University of Erfurt

Research and Researching at Erfurt University

Trefforte und Gegen-Orte in Erfurt: Sozial-historische Forschung

Laufzeit

01/2019–12/2022

Finanzierung

BMBF: 195.000 Euro (Förderung Teilprojekt)

Projektleitung

Team

Marian Herzog, M.A.

Kooperationspartner

  • Verbundprojekt der Friedrich-Schiller-Universität Jena, der Universität Erfurt, der Stiftung Ettersberg und der Stiftung Gedenkstätten Buchenwald und Mittelbau-Dora
  • Kooperationspartner an der Universität Erfurt: Prof. Dr. Christiane Kuller, Prof. Dr. Sandra Tänzer und Prof. Dr. Jörg Seiler

Projektbeschreibung

Wie in allen Bezirkshauptstädten der DDR gab es auch in Erfurt sogenannte „konspirative Wohnungen“ (KW).
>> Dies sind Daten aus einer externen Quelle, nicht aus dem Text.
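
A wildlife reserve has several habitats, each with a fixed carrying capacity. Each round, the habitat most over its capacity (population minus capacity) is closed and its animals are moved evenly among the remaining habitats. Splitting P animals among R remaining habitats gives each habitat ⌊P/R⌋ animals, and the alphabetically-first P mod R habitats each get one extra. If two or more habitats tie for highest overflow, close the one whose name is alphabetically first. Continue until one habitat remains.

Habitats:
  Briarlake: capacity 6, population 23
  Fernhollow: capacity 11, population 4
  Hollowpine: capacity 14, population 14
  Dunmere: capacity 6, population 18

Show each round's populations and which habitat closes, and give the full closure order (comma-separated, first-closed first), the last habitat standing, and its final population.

Closure order: Briarlake, Dunmere, Hollowpine
Last habitat: Fernhollow with 59 animals

Round 1: Briarlake=23 Dunmere=18 Fernhollow=4 Hollowpine=14 → close Briarlake (overflow 17)
  23÷3 = 7 each, +1 to first 2
Round 2: Dunmere=26 Fernhollow=12 Hollowpine=21 → close Dunmere (overflow 20)
  26÷2 = 13 each, +1 to first 0
Round 3: Fernhollow=25 Hollowpine=34 → close Hollowpine (overflow 20)
  34÷1 = 34 each, +1 to first 0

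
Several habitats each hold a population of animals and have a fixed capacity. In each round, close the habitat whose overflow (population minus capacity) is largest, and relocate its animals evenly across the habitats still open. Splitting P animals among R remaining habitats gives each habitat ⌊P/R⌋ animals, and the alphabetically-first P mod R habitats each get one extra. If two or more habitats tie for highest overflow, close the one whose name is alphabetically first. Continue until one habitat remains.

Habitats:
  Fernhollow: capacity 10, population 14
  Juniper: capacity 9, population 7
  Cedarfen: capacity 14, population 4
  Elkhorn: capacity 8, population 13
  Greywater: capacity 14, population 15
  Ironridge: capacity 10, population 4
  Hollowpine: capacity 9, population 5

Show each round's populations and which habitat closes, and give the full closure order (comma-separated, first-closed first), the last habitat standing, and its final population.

Closure order: Elkhorn, Fernhollow, Greywater, Juniper, Hollowpine, Cedarfen
Last habitat: Ironridge with 62 animals

Round 1: Cedarfen=4 Elkhorn=13 Fernhollow=14 Greywater=15 Hollowpine=5 Ironridge=4 Juniper=7 → close Elkhorn (overflow 5)
  13÷6 = 2 each, +1 to first 1
Round 2: Cedarfen=7 Fernhollow=16 Greywater=17 Hollowpine=7 Ironridge=6 Juniper=9 → close Fernhollow (overflow 6)
  16÷5 = 3 each, +1 to first 1
Round 3: Cedarfen=11 Greywater=20 Hollowpine=10 Ironridge=9 Juniper=12 → close Greywater (overflow 6)
  20÷4 = 5 each, +1 to first 0
Round 4: Cedarfen=16 Hollowpine=15 Ironridge=14 Juniper=17 → close Juniper (overflow 8)
  17÷3 = 5 each, +1 to first 2
Round 5: Cedarfen=22 Hollowpine=21 Ironridge=19 → close Hollowpine (overflow 12)
  21÷2 = 10 each, +1 to first 1
Round 6: Cedarfen=33 Ironridge=29 → close Cedarfen (overflow 19)
  33÷1 = 33 each, +1 to first 0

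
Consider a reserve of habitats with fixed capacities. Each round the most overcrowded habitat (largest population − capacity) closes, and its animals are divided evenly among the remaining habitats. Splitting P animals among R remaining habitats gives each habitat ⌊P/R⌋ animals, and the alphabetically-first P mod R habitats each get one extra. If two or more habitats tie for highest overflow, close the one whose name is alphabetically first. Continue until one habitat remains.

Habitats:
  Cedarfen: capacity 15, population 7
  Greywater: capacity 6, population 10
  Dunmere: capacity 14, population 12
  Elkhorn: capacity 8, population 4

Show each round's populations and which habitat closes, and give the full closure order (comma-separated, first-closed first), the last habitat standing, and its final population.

Round 1: Cedarfen=7 Dunmere=12 Elkhorn=4 Greywater=10 → close Greywater (overflow 4)
  10÷3 = 3 each, +1 to first 1
Round 2: Cedarfen=11 Dunmere=15 Elkhorn=7 → close Dunmere (overflow 1)
  15÷2 = 7 each, +1 to first 1
Round 3: Cedarfen=19 Elkhorn=14 → close Elkhorn (overflow 6)
  14÷1 = 14 each, +1 to first 0

Closure order: Greywater, Dunmere, Elkhorn
Last habitat: Cedarfen with 33 animals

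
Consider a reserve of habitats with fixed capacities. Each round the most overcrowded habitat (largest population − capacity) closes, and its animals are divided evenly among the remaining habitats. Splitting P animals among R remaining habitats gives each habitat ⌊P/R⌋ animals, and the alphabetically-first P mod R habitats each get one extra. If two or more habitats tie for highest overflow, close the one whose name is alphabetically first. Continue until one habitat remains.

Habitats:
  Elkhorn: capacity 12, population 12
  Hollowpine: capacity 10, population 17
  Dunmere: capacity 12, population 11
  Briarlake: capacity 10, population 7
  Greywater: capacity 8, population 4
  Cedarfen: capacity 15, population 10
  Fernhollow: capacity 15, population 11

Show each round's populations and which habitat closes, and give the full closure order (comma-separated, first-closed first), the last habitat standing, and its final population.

Closure order: Hollowpine, Elkhorn, Dunmere, Briarlake, Fernhollow, Cedarfen
Last habitat: Greywater with 72 animals

Round 1: Briarlake=7 Cedarfen=10 Dunmere=11 Elkhorn=12 Fernhollow=11 Greywater=4 Hollowpine=17 → close Hollowpine (overflow 7)
  17÷6 = 2 each, +1 to first 5
Round 2: Briarlake=10 Cedarfen=13 Dunmere=14 Elkhorn=15 Fernhollow=14 Greywater=6 → close Elkhorn (overflow 3)
  15÷5 = 3 each, +1 to first 0
Round 3: Briarlake=13 Cedarfen=16 Dunmere=17 Fernhollow=17 Greywater=9 → close Dunmere (overflow 5)
  17÷4 = 4 each, +1 to first 1
Round 4: Briarlake=18 Cedarfen=20 Fernhollow=21 Greywater=13 → close Briarlake (overflow 8)
  18÷3 = 6 each, +1 to first 0
Round 5: Cedarfen=26 Fernhollow=27 Greywater=19 → close Fernhollow (overflow 12)
  27÷2 = 13 each, +1 to first 1
Round 6: Cedarfen=40 Greywater=32 → close Cedarfen (overflow 25)
  40÷1 = 40 each, +1 to first 0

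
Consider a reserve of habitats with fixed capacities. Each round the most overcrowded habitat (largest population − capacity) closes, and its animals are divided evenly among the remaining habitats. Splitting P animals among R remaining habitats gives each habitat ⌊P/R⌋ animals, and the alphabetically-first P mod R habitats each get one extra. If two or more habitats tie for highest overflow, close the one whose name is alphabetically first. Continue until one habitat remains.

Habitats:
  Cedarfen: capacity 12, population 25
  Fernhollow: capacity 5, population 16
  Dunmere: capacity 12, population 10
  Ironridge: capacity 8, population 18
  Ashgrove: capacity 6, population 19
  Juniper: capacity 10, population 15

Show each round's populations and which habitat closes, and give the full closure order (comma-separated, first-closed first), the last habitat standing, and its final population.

Closure order: Ashgrove, Cedarfen, Fernhollow, Ironridge, Juniper
Last habitat: Dunmere with 103 animals

Round 1: Ashgrove=19 Cedarfen=25 Dunmere=10 Fernhollow=16 Ironridge=18 Juniper=15 → close Ashgrove (overflow 13)
  19÷5 = 3 each, +1 to first 4
Round 2: Cedarfen=29 Dunmere=14 Fernhollow=20 Ironridge=22 Juniper=18 → close Cedarfen (overflow 17)
  29÷4 = 7 each, +1 to first 1
Round 3: Dunmere=22 Fernhollow=27 Ironridge=29 Juniper=25 → close Fernhollow (overflow 22)
  27÷3 = 9 each, +1 to first 0
Round 4: Dunmere=31 Ironridge=38 Juniper=34 → close Ironridge (overflow 30)
  38÷2 = 19 each, +1 to first 0
Round 5: Dunmere=50 Juniper=53 → close Juniper (overflow 43)
  53÷1 = 53 each, +1 to first 0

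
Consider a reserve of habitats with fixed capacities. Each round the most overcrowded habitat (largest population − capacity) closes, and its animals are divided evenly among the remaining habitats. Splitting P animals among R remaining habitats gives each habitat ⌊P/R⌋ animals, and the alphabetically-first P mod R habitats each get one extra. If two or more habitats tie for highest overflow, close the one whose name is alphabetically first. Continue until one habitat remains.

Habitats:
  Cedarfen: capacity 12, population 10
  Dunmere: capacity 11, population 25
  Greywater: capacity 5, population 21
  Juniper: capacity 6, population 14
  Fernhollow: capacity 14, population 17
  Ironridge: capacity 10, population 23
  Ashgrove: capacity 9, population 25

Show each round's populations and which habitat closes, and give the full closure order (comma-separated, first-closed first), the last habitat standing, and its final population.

Round 1: Ashgrove=25 Cedarfen=10 Dunmere=25 Fernhollow=17 Greywater=21 Ironridge=23 Juniper=14 → close Ashgrove (overflow 16)
  25÷6 = 4 each, +1 to first 1
Round 2: Cedarfen=15 Dunmere=29 Fernhollow=21 Greywater=25 Ironridge=27 Juniper=18 → close Greywater (overflow 20)
  25÷5 = 5 each, +1 to first 0
Round 3: Cedarfen=20 Dunmere=34 Fernhollow=26 Ironridge=32 Juniper=23 → close Dunmere (overflow 23)
  34÷4 = 8 each, +1 to first 2
Round 4: Cedarfen=29 Fernhollow=35 Ironridge=40 Juniper=31 → close Ironridge (overflow 30)
  40÷3 = 13 each, +1 to first 1
Round 5: Cedarfen=43 Fernhollow=48 Juniper=44 → close Juniper (overflow 38)
  44÷2 = 22 each, +1 to first 0
Round 6: Cedarfen=65 Fernhollow=70 → close Fernhollow (overflow 56)
  70÷1 = 70 each, +1 to first 0

Closure order: Ashgrove, Greywater, Dunmere, Ironridge, Juniper, Fernhollow
Last habitat: Cedarfen with 135 animals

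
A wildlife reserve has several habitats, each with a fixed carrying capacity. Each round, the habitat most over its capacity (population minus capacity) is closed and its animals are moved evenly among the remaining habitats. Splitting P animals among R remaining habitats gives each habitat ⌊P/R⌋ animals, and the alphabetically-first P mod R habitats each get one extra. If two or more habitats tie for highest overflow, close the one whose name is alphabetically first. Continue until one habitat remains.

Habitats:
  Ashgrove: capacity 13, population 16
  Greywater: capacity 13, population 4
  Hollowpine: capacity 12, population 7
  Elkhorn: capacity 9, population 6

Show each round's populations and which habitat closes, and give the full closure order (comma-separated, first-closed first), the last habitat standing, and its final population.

Closure order: Ashgrove, Elkhorn, Hollowpine
Last habitat: Greywater with 33 animals

Round 1: Ashgrove=16 Elkhorn=6 Greywater=4 Hollowpine=7 → close Ashgrove (overflow 3)
  16÷3 = 5 each, +1 to first 1
Round 2: Elkhorn=12 Greywater=9 Hollowpine=12 → close Elkhorn (overflow 3)
  12÷2 = 6 each, +1 to first 0
Round 3: Greywater=15 Hollowpine=18 → close Hollowpine (overflow 6)
  18÷1 = 18 each, +1 to first 0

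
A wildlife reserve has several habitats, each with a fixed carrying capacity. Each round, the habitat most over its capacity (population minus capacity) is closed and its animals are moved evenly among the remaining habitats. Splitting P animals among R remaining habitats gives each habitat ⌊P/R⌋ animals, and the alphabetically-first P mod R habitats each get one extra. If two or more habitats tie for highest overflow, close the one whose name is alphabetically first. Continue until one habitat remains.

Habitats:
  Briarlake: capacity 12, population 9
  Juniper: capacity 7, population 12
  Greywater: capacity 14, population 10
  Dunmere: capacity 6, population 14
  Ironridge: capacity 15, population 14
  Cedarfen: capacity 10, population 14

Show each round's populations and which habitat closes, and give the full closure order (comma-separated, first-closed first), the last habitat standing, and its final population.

Closure order: Dunmere, Cedarfen, Juniper, Ironridge, Briarlake
Last habitat: Greywater with 73 animals

Round 1: Briarlake=9 Cedarfen=14 Dunmere=14 Greywater=10 Ironridge=14 Juniper=12 → close Dunmere (overflow 8)
  14÷5 = 2 each, +1 to first 4
Round 2: Briarlake=12 Cedarfen=17 Greywater=13 Ironridge=17 Juniper=14 → close Cedarfen (overflow 7)
  17÷4 = 4 each, +1 to first 1
Round 3: Briarlake=17 Greywater=17 Ironridge=21 Juniper=18 → close Juniper (overflow 11)
  18÷3 = 6 each, +1 to first 0
Round 4: Briarlake=23 Greywater=23 Ironridge=27 → close Ironridge (overflow 12)
  27÷2 = 13 each, +1 to first 1
Round 5: Briarlake=37 Greywater=36 → close Briarlake (overflow 25)
  37÷1 = 37 each, +1 to first 0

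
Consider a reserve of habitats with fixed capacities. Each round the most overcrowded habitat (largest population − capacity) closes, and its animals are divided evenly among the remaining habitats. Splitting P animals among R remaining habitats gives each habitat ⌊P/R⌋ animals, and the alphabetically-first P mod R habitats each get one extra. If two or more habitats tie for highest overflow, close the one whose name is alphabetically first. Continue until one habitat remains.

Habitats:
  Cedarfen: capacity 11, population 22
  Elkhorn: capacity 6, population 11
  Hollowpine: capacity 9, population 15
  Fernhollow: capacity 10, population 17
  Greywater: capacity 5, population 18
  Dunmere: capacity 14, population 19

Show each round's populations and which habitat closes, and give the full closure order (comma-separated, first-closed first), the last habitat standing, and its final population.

Round 1: Cedarfen=22 Dunmere=19 Elkhorn=11 Fernhollow=17 Greywater=18 Hollowpine=15 → close Greywater (overflow 13)
  18÷5 = 3 each, +1 to first 3
Round 2: Cedarfen=26 Dunmere=23 Elkhorn=15 Fernhollow=20 Hollowpine=18 → close Cedarfen (overflow 15)
  26÷4 = 6 each, +1 to first 2
Round 3: Dunmere=30 Elkhorn=22 Fernhollow=26 Hollowpine=24 → close Dunmere (overflow 16)
  30÷3 = 10 each, +1 to first 0
Round 4: Elkhorn=32 Fernhollow=36 Hollowpine=34 → close Elkhorn (overflow 26)
  32÷2 = 16 each, +1 to first 0
Round 5: Fernhollow=52 Hollowpine=50 → close Fernhollow (overflow 42)
  52÷1 = 52 each, +1 to first 0

Closure order: Greywater, Cedarfen, Dunmere, Elkhorn, Fernhollow
Last habitat: Hollowpine with 102 animals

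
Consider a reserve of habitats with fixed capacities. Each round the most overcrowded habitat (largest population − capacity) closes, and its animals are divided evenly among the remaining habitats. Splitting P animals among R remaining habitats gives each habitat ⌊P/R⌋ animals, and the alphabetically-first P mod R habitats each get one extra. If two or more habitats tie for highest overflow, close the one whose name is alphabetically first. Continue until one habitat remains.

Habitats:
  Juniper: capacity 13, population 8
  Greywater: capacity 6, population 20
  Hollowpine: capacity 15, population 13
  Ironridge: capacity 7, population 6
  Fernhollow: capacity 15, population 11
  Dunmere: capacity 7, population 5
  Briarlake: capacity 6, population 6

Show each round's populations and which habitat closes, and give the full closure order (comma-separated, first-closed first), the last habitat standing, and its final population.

Round 1: Briarlake=6 Dunmere=5 Fernhollow=11 Greywater=20 Hollowpine=13 Ironridge=6 Juniper=8 → close Greywater (overflow 14)
  20÷6 = 3 each, +1 to first 2
Round 2: Briarlake=10 Dunmere=9 Fernhollow=14 Hollowpine=16 Ironridge=9 Juniper=11 → close Briarlake (overflow 4)
  10÷5 = 2 each, +1 to first 0
Round 3: Dunmere=11 Fernhollow=16 Hollowpine=18 Ironridge=11 Juniper=13 → close Dunmere (overflow 4)
  11÷4 = 2 each, +1 to first 3
Round 4: Fernhollow=19 Hollowpine=21 Ironridge=14 Juniper=15 → close Ironridge (overflow 7)
  14÷3 = 4 each, +1 to first 2
Round 5: Fernhollow=24 Hollowpine=26 Juniper=19 → close Hollowpine (overflow 11)
  26÷2 = 13 each, +1 to first 0
Round 6: Fernhollow=37 Juniper=32 → close Fernhollow (overflow 22)
  37÷1 = 37 each, +1 to first 0

Closure order: Greywater, Briarlake, Dunmere, Ironridge, Hollowpine, Fernhollow
Last habitat: Juniper with 69 animals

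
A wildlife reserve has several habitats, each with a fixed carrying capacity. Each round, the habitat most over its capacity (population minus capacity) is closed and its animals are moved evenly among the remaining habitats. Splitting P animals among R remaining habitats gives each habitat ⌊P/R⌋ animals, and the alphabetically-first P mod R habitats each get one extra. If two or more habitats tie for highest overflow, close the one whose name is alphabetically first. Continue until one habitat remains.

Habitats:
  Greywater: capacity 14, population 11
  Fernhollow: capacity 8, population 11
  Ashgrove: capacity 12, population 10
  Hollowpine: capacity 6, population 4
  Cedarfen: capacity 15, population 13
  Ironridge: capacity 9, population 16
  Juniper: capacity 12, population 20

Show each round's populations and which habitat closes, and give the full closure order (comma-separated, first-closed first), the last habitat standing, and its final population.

Closure order: Juniper, Ironridge, Fernhollow, Ashgrove, Cedarfen, Greywater
Last habitat: Hollowpine with 85 animals

Round 1: Ashgrove=10 Cedarfen=13 Fernhollow=11 Greywater=11 Hollowpine=4 Ironridge=16 Juniper=20 → close Juniper (overflow 8)
  20÷6 = 3 each, +1 to first 2
Round 2: Ashgrove=14 Cedarfen=17 Fernhollow=14 Greywater=14 Hollowpine=7 Ironridge=19 → close Ironridge (overflow 10)
  19÷5 = 3 each, +1 to first 4
Round 3: Ashgrove=18 Cedarfen=21 Fernhollow=18 Greywater=18 Hollowpine=10 → close Fernhollow (overflow 10)
  18÷4 = 4 each, +1 to first 2
Round 4: Ashgrove=23 Cedarfen=26 Greywater=22 Hollowpine=14 → close Ashgrove (overflow 11)
  23÷3 = 7 each, +1 to first 2
Round 5: Cedarfen=34 Greywater=30 Hollowpine=21 → close Cedarfen (overflow 19)
  34÷2 = 17 each, +1 to first 0
Round 6: Greywater=47 Hollowpine=38 → close Greywater (overflow 33)
  47÷1 = 47 each, +1 to first 0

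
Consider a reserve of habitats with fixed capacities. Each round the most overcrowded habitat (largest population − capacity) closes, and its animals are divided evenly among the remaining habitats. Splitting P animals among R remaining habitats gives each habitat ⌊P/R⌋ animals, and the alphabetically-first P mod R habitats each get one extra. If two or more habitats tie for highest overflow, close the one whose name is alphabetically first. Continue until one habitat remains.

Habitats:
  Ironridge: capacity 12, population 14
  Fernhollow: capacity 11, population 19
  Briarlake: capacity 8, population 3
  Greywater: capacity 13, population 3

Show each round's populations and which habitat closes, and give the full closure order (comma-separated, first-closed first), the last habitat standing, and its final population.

Closure order: Fernhollow, Ironridge, Briarlake
Last habitat: Greywater with 39 animals

Round 1: Briarlake=3 Fernhollow=19 Greywater=3 Ironridge=14 → close Fernhollow (overflow 8)
  19÷3 = 6 each, +1 to first 1
Round 2: Briarlake=10 Greywater=9 Ironridge=20 → close Ironridge (overflow 8)
  20÷2 = 10 each, +1 to first 0
Round 3: Briarlake=20 Greywater=19 → close Briarlake (overflow 12)
  20÷1 = 20 each, +1 to first 0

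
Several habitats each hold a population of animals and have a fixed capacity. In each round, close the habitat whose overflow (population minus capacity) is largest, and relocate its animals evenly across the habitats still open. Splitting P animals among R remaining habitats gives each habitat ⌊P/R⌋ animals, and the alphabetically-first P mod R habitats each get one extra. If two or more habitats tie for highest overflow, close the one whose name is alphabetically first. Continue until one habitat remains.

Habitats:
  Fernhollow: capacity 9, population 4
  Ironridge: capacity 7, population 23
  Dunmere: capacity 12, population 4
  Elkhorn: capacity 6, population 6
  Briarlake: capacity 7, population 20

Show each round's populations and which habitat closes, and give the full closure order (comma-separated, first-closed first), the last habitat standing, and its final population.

Round 1: Briarlake=20 Dunmere=4 Elkhorn=6 Fernhollow=4 Ironridge=23 → close Ironridge (overflow 16)
  23÷4 = 5 each, +1 to first 3
Round 2: Briarlake=26 Dunmere=10 Elkhorn=12 Fernhollow=9 → close Briarlake (overflow 19)
  26÷3 = 8 each, +1 to first 2
Round 3: Dunmere=19 Elkhorn=21 Fernhollow=17 → close Elkhorn (overflow 15)
  21÷2 = 10 each, +1 to first 1
Round 4: Dunmere=30 Fernhollow=27 → close Dunmere (overflow 18)
  30÷1 = 30 each, +1 to first 0

Closure order: Ironridge, Briarlake, Elkhorn, Dunmere
Last habitat: Fernhollow with 57 animals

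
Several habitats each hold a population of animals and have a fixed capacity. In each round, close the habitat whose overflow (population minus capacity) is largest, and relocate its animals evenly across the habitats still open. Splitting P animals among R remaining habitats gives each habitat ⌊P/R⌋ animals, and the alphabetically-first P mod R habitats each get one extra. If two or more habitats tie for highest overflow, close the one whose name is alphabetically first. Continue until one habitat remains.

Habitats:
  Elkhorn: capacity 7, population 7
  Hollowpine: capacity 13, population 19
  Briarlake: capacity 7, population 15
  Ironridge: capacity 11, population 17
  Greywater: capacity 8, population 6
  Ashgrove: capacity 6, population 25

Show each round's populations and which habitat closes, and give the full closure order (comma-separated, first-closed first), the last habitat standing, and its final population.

Closure order: Ashgrove, Briarlake, Hollowpine, Ironridge, Elkhorn
Last habitat: Greywater with 89 animals

Round 1: Ashgrove=25 Briarlake=15 Elkhorn=7 Greywater=6 Hollowpine=19 Ironridge=17 → close Ashgrove (overflow 19)
  25÷5 = 5 each, +1 to first 0
Round 2: Briarlake=20 Elkhorn=12 Greywater=11 Hollowpine=24 Ironridge=22 → close Briarlake (overflow 13)
  20÷4 = 5 each, +1 to first 0
Round 3: Elkhorn=17 Greywater=16 Hollowpine=29 Ironridge=27 → close Hollowpine (overflow 16)
  29÷3 = 9 each, +1 to first 2
Round 4: Elkhorn=27 Greywater=26 Ironridge=36 → close Ironridge (overflow 25)
  36÷2 = 18 each, +1 to first 0
Round 5: Elkhorn=45 Greywater=44 → close Elkhorn (overflow 38)
  45÷1 = 45 each, +1 to first 0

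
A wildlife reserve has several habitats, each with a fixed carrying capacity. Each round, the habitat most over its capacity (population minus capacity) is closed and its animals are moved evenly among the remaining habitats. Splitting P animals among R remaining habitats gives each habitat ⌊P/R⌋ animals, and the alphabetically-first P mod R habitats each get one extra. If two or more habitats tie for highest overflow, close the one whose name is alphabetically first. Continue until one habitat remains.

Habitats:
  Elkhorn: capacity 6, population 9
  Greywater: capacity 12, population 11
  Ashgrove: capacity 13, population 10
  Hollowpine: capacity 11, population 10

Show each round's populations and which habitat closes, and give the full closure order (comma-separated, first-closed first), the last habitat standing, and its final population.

Round 1: Ashgrove=10 Elkhorn=9 Greywater=11 Hollowpine=10 → close Elkhorn (overflow 3)
  9÷3 = 3 each, +1 to first 0
Round 2: Ashgrove=13 Greywater=14 Hollowpine=13 → close Greywater (overflow 2)
  14÷2 = 7 each, +1 to first 0
Round 3: Ashgrove=20 Hollowpine=20 → close Hollowpine (overflow 9)
  20÷1 = 20 each, +1 to first 0

Closure order: Elkhorn, Greywater, Hollowpine
Last habitat: Ashgrove with 40 animals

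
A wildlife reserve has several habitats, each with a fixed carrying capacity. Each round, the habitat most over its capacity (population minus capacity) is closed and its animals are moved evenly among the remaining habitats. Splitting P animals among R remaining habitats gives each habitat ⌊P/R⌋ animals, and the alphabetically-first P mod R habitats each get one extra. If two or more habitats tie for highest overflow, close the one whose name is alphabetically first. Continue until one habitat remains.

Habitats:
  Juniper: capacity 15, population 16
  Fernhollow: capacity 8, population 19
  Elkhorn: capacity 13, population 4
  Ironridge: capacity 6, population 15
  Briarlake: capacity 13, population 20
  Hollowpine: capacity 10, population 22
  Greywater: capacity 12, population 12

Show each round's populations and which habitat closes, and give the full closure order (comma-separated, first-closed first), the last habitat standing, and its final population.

Closure order: Hollowpine, Fernhollow, Briarlake, Ironridge, Greywater, Juniper
Last habitat: Elkhorn with 108 animals

Round 1: Briarlake=20 Elkhorn=4 Fernhollow=19 Greywater=12 Hollowpine=22 Ironridge=15 Juniper=16 → close Hollowpine (overflow 12)
  22÷6 = 3 each, +1 to first 4
Round 2: Briarlake=24 Elkhorn=8 Fernhollow=23 Greywater=16 Ironridge=18 Juniper=19 → close Fernhollow (overflow 15)
  23÷5 = 4 each, +1 to first 3
Round 3: Briarlake=29 Elkhorn=13 Greywater=21 Ironridge=22 Juniper=23 → close Briarlake (overflow 16)
  29÷4 = 7 each, +1 to first 1
Round 4: Elkhorn=21 Greywater=28 Ironridge=29 Juniper=30 → close Ironridge (overflow 23)
  29÷3 = 9 each, +1 to first 2
Round 5: Elkhorn=31 Greywater=38 Juniper=39 → close Greywater (overflow 26)
  38÷2 = 19 each, +1 to first 0
Round 6: Elkhorn=50 Juniper=58 → close Juniper (overflow 43)
  58÷1 = 58 each, +1 to first 0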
Über die in Erfurt mehr als 400 KW oder „Trefforte“ gibt es kaum wissenschaftliche Untersuchungen: „Konspirative Wohnungen (…) sind ein bislang wenig erforschtes Thema“ (Heinrich 2006). Durch die systematische Verklammerung von Überwachungspraktiken und Alltag bilden die KW aber einen ganz außergewöhnlichen Zugang zur Alltags-, Herrschafts- und Erinnerungsgeschichte der DDR.
Neben der Recherche zu Mechanismen der Auswahl, Führung und Kontrolle der KW und der Analyse der Überwachungsprotokolle etc., geht es um die Frage, welchen Charakter die KW hatten: Waren sie Orte des Verrats oder Radarstationen in einem U-Boot, das nur sehen konnte, was gezeigt wurde? Spätestens dadurch wird die wissenschaftliche Arbeit mit der kollektiven Erinnerung konfrontiert, und zwar nicht nur direkter Akteure, sondern der Öffentlichkeit. Denn die Veralltäglichung und breite lokale Verortung des SED-Überwachungsstaates in den KW provoziert die Fragen nach der Wahrnehmung, Interpretation und Beurteilung der eigenen (historischen) Lebenswirklichkeit.
Da Erfurt die erste Stadt in der DDR war, in der die Zentrale des MfS von Bürger*innen besetzt wurde, wird die Untersuchung zu den KW mit einer Rekonstruktion der „Gegenorte“, an denen sich Dissident*innen (konspirativ) austauschen konnten, fortgesetzt und konfrontiert. Durch die (methodisch an dem Modell der citizen-science orientierten) Recherchen zu „Trefforten“ und „Gegen-Orten“ wird eine Topografie von Durchherrschung und Widerstand in einer Stadt gezeigt. Unweigerlich geht es so um kollektive Erinnerung und kritische Auseinandersetzung mit den Bildern der gelebten DDR vor Ort, also um „die (teil)gesellschaftliche Geltungswahrheit historischer Überlieferungen“ und um „die Vielschichtigkeit und Wandelbarkeit der Denkmuster, in denen die DDR-Vergangenheit in unserer Gegenwart aufscheint“ (Sabrow).  
Diese Forschung zu „Trefforten und Gegen-Orten in Erfurt“ könnte auch als Modell für andere Städte genutzt werden. Eine digitale Stadtkarte mit aufbereiteten Informationen könnte und sollte ein Ertrag der Forschungen sein.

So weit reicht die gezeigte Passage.